Gillian missed the first day of tryouts when he lost his physical examination forms. Then, he saw fellow walk-on Steve Schulze throwing 87 mph and rolled his eyes heavenward.

But he threw well, and on the last day of tryouts Tech's coaches told him they were going to make him a full-time sidearmer because the motion gave more movement to otherwise flat pitches.

Not many pitchers throw both ways to begin with, Gillian admits.

"I just did it in high school, to give the batter a different look - try to get a couple cheap outs," he said.

If he gets a save today, it won't be a cheap one. Auburn, an at-large NCAA team from the Southeastern Conference, is 40-19 and making its second consecutive NCAA appearance. Tenth-year Tigers coach Hal Baird (a Petersburg, Va., native who was a high school teammate of former Tech star Johnny Oates) will start all-time NCAA strikeouts leader John Powell (3-3, 2.47 ERA) against the Hokies today.

If Tech wins in its first NCAA game since 1977, it plays the Old Dominion-Notre Dame winner at 7:30 p.m. Friday; if the Hokies lose, they play the loser of the game between top-ranked Clemson and The Citadel at 11 a.m. Friday to avoid elimination.

If Gillian appears today, it probably will mean Tech left-hander Brian Fitzgerald (9-4, 3.69) has at least kept it close against split-finger specialist Powell, who apparently has completely recovered from a hyperextended right elbow suffered in his season debut.

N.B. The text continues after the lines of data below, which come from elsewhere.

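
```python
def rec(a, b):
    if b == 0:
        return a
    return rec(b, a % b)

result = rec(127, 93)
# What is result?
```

rec(127, 93) -> rec(93, 34) -> rec(34, 25) -> rec(25, 9) -> rec(9, 7) -> rec(7, 2) -> rec(2, 1) -> rec(1, 0) -> 1

Answer: 1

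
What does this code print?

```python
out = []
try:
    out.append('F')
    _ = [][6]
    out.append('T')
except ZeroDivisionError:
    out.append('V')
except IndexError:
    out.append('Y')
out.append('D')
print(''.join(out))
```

Execution trace: 'F' (try body) → 'Y' (except IndexError) → 'D' (after the try/except). Output: FYD

Answer: FYD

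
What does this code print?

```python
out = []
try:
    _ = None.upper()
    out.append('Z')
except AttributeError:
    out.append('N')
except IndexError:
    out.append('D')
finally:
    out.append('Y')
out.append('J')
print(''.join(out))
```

Execution trace: 'N' (except AttributeError) → 'Y' (finally) → 'J' (after the try/except). Output: NYJ

Answer: NYJ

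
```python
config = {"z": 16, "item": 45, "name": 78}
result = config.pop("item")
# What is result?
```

Trace:
`config = {"z": 16, "item": 45, "name": 78}` → config = {'z': 16, 'item': 45, 'name': 78}
`result = config.pop("item")` → config = {'z': 16, 'name': 78}; result = 45
So result = 45

Answer: 45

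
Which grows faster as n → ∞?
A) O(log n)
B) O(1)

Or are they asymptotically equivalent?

O(log n) vs O(1): Higher order terms dominate.

Answer: A) O(log n) grows faster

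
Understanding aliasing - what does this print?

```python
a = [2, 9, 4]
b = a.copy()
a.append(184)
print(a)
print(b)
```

Key concept: list.copy() creates independent copy.
Step by step:
`a = [2, 9, 4]` → a = [2, 9, 4]
`b = a.copy()` → b = [2, 9, 4]
`a.append(184)` → a = [2, 9, 4, 184]
`print(a)` → prints [2, 9, 4, 184]
`print(b)` → prints [2, 9, 4]

Answer:
[2, 9, 4, 184]
[2, 9, 4]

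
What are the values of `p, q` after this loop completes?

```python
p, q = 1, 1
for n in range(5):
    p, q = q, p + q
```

Fibonacci: after 5 iterations
`p, q` takes the values: (1, 1) → (1, 2) → (2, 3) → (3, 5) → (5, 8) → (8, 13)

Answer: 8, 13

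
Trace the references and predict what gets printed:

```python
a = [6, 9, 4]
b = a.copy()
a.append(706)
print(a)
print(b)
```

Key concept: list.copy() creates independent copy.
Step by step:
`a = [6, 9, 4]` → a = [6, 9, 4]
`b = a.copy()` → b = [6, 9, 4]
`a.append(706)` → a = [6, 9, 4, 706]
`print(a)` → prints [6, 9, 4, 706]
`print(b)` → prints [6, 9, 4]

Answer:
[6, 9, 4, 706]
[6, 9, 4]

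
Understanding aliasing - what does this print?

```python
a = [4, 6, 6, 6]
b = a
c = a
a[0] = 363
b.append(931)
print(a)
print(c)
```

Key concept: multiple aliases.
Step by step:
`a = [4, 6, 6, 6]` → a = [4, 6, 6, 6]
`b = a` → b = [4, 6, 6, 6] (same object as a)
`c = a` → c = [4, 6, 6, 6] (same object as a, b)
`a[0] = 363` → a = [363, 6, 6, 6] (same object as b, c); b = [363, 6, 6, 6] (same object as a, c); c = [363, 6, 6, 6] (same object as a, b)
`b.append(931)` → a = [363, 6, 6, 6, 931] (same object as b, c); b = [363, 6, 6, 6, 931] (same object as a, c); c = [363, 6, 6, 6, 931] (same object as a, b)
`print(a)` → prints [363, 6, 6, 6, 931]
`print(c)` → prints [363, 6, 6, 6, 931]

Answer:
[363, 6, 6, 6, 931]
[363, 6, 6, 6, 931]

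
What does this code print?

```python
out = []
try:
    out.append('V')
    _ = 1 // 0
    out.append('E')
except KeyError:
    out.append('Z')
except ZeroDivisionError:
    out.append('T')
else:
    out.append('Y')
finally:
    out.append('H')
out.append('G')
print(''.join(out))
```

Execution trace: 'V' (try body) → 'T' (except ZeroDivisionError) → 'H' (finally) → 'G' (after the try/except). Output: VTHG

Answer: VTHG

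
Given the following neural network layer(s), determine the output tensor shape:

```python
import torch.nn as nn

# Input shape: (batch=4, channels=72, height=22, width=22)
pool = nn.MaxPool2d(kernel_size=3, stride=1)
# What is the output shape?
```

Input: (4, 72, 22, 22) -> Output: (4, 72, 20, 20)

Answer: (4, 72, 20, 20)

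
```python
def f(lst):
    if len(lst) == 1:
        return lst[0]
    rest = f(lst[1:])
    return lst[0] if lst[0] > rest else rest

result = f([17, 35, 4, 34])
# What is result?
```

Recursive max over [17, 35, 4, 34] = 35

Answer: 35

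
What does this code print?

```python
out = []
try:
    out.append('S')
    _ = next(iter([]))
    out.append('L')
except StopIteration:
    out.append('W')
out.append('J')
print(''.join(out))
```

Execution trace: 'S' (try body) → 'W' (except StopIteration) → 'J' (after the try/except). Output: SWJ

Answer: SWJ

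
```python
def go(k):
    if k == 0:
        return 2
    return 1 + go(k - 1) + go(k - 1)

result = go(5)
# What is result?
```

go(k) = 1 + 2·go(k-1), go(0)=2. Closed form: (2+1)·2^5 - 1 = 95.

Answer: 95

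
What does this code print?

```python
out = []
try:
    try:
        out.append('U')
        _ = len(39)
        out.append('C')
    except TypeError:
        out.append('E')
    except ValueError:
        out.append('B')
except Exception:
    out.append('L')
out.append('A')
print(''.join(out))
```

Execution trace: 'U' (inner try body) → 'E' (inner except TypeError) → 'A' (after the try/except). Output: UEA

Answer: UEA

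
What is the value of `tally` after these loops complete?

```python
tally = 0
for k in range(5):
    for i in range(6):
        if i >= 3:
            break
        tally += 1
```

Inner breaks at 3, outer runs 5 times
`tally` takes the values: 0 → 1 → 2 → 3 → 4 → 5 → 6 → 7 → 8 → 9 → 10 → 11 → 12 → 13 → 14 → 15

Answer: 15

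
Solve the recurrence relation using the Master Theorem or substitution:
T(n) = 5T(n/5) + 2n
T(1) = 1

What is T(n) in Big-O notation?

By Master Theorem: a=5, b=5, f(n)=2n. Since log_5(5) = 1 and f(n) = Θ(n^1), Case 2 applies. T(n) = O(n log n).

Answer: O(n log n)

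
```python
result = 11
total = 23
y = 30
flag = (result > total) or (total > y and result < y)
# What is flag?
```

Trace:
`result = 11` → result = 11
`total = 23` → total = 23
`y = 30` → y = 30
`flag = (result > total) or (total > y and result < y)` → flag = False
So flag = False

Answer: False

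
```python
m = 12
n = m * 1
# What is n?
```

Trace:
`m = 12` → m = 12
`n = m * 1` → n = 12
So n = 12

Answer: 12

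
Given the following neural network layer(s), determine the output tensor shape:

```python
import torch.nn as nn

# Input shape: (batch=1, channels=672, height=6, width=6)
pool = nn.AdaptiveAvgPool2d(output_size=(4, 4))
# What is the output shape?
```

Input: (1, 672, 6, 6) -> Output: (1, 672, 4, 4)

Answer: (1, 672, 4, 4)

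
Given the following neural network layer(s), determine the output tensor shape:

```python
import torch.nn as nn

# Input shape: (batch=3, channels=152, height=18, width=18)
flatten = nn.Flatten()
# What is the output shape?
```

Input: (3, 152, 18, 18) -> Output: (3, 49248)

Answer: (3, 49248)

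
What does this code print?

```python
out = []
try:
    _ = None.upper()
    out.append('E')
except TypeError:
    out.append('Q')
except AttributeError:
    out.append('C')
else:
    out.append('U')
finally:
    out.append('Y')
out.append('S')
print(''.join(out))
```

Execution trace: 'C' (except AttributeError) → 'Y' (finally) → 'S' (after the try/except). Output: CYS

Answer: CYS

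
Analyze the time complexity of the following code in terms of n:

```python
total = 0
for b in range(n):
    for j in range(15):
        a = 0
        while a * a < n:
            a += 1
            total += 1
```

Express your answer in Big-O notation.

Each loop level contributes: n × 1 × √n. Multiplying the contributions gives O(n√n).

Answer: O(n√n)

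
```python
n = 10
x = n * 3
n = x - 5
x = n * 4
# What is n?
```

Trace:
`n = 10` → n = 10
`x = n * 3` → x = 30
`n = x - 5` → n = 25
`x = n * 4` → x = 100
So n = 25

Answer: 25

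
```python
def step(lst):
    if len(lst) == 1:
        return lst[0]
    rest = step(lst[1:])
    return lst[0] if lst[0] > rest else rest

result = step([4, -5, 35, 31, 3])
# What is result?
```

Recursive max over [4, -5, 35, 31, 3] = 35

Answer: 35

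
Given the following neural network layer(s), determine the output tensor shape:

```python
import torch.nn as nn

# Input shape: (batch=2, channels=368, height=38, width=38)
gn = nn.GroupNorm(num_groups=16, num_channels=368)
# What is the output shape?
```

Input: (2, 368, 38, 38) -> Output: (2, 368, 38, 38)

Answer: (2, 368, 38, 38)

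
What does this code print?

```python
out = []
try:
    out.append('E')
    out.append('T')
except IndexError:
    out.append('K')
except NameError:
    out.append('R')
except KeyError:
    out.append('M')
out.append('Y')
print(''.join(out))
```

Execution trace: 'E' (try body) → 'T' (try body, no exception) → 'Y' (after the try/except). Output: ETY

Answer: ETY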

Fitzgerald was the Metro tournament's most valuable player, and in his past three starts is 2-1 with a 2.76 ERA and 21 hits allowed in 23 innings.

Hartman, however, won't burn brain cells wondering whether to use Gillian. Tech's 15th-year coach brought in Gillian after Salem left-hander Rob Gibson, throwing a one-hitter in the Metro tournament, got out a left-handed hitter to start the ninth.

Gillian got the last two outs.

And Hartman sent in Gillian for Fitzgerald in the Metro title game after the starter had retired 13 of 15 batters. Gillian got the save.

"I had a lot of people second-guessing me down in the [Metro] tournament," Hartman said of that move. "I have confidence in him."